La nature a horreur du vide. Si l’hôpital s’affaiblit, cela fait le lit du développement des cliniques privés. Il ne faut toutefois pas oublier qu’il existe une liste hospitalière. Le canton attribue un certain nombre de missions à différentes institutions, en fonction des masses critiques, de la qualité, etc. Si la qualité n’existe plus dans une structure publique, le canton pourrait décider d’octroyer certaines interventions aux cliniques privées, comme c’est le cas actuellement pour l’orthopédie. Il ne faut cependant pas perdre de vue que la clinique privée doit rester rentable, alors que l’établissement public est là pour couvrir les besoins sanitaires de la population, quitte à être déficitaire.

Si le privé s’accroît, cela risque d’affaiblir l’hospitalier, qui est déjà dans une situation difficile…

Il y a deux problématiques : celle du stationnaire et celle de l’ambulatoire. Pour le stationnaire, il y a une importante part de patients des régions de montagne qui sont en assurance commune. Je ne pense pas qu’il existe un marché suffisant pour que les cliniques privées soient rentables dans ces zones. À moins qu’elles se tournent vers l’ambulatoire.

Que pensez-vous de la multiplication des centres MedBase de Migros, qui pourraient arriver à Neuchâtel ?

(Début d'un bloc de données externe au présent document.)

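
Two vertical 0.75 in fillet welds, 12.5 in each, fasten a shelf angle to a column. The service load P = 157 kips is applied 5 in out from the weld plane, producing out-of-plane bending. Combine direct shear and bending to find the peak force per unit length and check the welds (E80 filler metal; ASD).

E80XX → F_EXX = 80 ksi.
L_w = 2 × 12.5 = 25 in; section modulus (unit throat) S = 2 × L²/6 = 52.08 in².
Direct shear f_v = P/L_w = 157/25 = 6.28 kip/in.
Moment M = P × e = 157 × 5 = 785 kip·in; bending f_b = M/S = 15.07 kip/in.
f_max = √(f_v² + f_b²) = √(6.28² + 15.07²) = 16.33 kip/in.
r_n/Ω = (1/2.0) × 0.6 × 80 × (0.707 × 0.75) = 12.73 kip/in → NOT adequate.

f_max ≈ 16.3 kip/in; NOT adequate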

En tant que médecin de premier recours, j’ai un peu de peine avec ce genre de structure. Elles sont le mauvais côté de l’entreprenariat privé. Je ne pense pas que ce type de structure réponde aux besoins de la population. En outre, les collègues qui travaillent dans ces structures ont certes des facilités administratives, mais leur liberté thérapeutique risque de ne pas être garantie.

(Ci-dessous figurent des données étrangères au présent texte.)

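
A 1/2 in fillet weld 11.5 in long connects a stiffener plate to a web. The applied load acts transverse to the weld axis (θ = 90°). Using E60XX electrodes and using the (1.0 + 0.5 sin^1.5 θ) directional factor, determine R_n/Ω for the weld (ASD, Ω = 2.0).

R_n/Ω ≈ 110 kip

E60XX → F_EXX = 60 ksi.
t_e = 0.707 × 0.5 = 0.3535 in; A_we = 0.3535 × 11.5 = 4.065 in².
Directional factor: 1.0 + 0.5 sin^1.5(90°) = 1.5.
F_nw = 0.6 × 60 × 1.5 = 54 ksi.
R_n/Ω = (54 × 4.065) / 2.0 = 109.8 kip.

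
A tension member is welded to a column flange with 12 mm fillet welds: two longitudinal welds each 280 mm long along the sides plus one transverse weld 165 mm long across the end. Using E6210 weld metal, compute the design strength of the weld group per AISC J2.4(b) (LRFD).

φR_n ≈ 1720 kN

E62XX → F_EXX = 620 MPa.
t_e = 0.707 × 12 = 8.484 mm.
R_nwl = 0.6 × 620 × 8.484 × 560 × 10⁻³ = 1767 kN (longitudinal, 2 welds).
R_nwt = 0.6 × 620 × 8.484 × 165 × 10⁻³ = 520.7 kN (transverse, base value).
(i) R_nwl + R_nwt = 2288 kN; (ii) 0.85 R_nwl + 1.5 R_nwt = 2283 kN.
R_n = max = 2288 kN [governs: (i)]; φR_n = 1716 kN.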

Le modèle valaisan des maisons de santé serait-il intéressant pour Neuchâtel ?

Bien sûr. Notre canton a le même problème que toute autre région périphérique. Si on regarde le Val de Travers par exemple : peu de collègues s’y installent et ceux déjà présents arrivent à la retraite. Cela peut générer des problèmes de prise en charge de patients. Les maisons de santé dans lesquelles les pouvoirs publics s’investissent, c’est l’avenir. Nous sommes prêts à collaborer pour ce type de structure. Actuellement, nous contribuons aux Maisons de la garde [lire l'article de bilan des Maisons de la garde], qui sont à l’intérieur de l’hôpital

Comment imaginez-vous la situation dans deux ans ?

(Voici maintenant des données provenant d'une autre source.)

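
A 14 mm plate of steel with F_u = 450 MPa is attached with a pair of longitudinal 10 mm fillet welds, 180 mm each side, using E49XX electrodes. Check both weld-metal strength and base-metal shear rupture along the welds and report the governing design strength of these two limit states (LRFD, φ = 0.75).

E49XX → F_EXX = 490 MPa.
t_e = 0.707 × 10 = 7.07 mm; L = 360 mm.
Weld metal: φR_n = 0.75 × 0.6 × 490 × 7.07 × 360 × 10⁻³ = 561.2 kN.
Base metal (shear rupture): φR_n = 0.75 × 0.6 × 450 × 14 × 360 × 10⁻³ = 1021 kN.
Governing: weld metal.

φR_n ≈ 561 kN (weld metal governs)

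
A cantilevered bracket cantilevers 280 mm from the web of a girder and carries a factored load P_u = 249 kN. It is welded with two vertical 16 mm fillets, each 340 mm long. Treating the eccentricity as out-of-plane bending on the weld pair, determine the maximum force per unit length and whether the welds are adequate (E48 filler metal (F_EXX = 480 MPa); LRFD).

L_w = 2 × 340 = 680 mm; section modulus (unit throat) S = 2 × L²/6 = 38530 mm².
Direct shear f_v = P/L_w = 249×10³/680 = 366.2 N/mm.
Moment M = P × e = 249×10³ × 280 = 69720000 N·mm; bending f_b = M/S = 1809 N/mm.
f_max = √(f_v² + f_b²) = √(366.2² + 1809²) = 1846 N/mm.
φr_n = 0.75 × 0.6 × 480 × (0.707 × 16) = 2443 N/mm → adequate.

f_max ≈ 1850 N/mm; adequate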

C’est encore très flou. On aperçoit les contours de la gouvernance unique qui serait mise en place, ce qui semble être une bonne chose. Ce qui nous importait le plus, c’était de ne pas détruire l’outil performant qui avait été mis en place [ndlr : l’hôpital neuchâtelois]. Maintenant, il va falloir entrer dans le concret, avec la répartition des missions et la nomination des responsables. La SNM va bien entendu collaborer avec l’institution qui sera mise sur pied pour avoir un système de qualité pour les patients.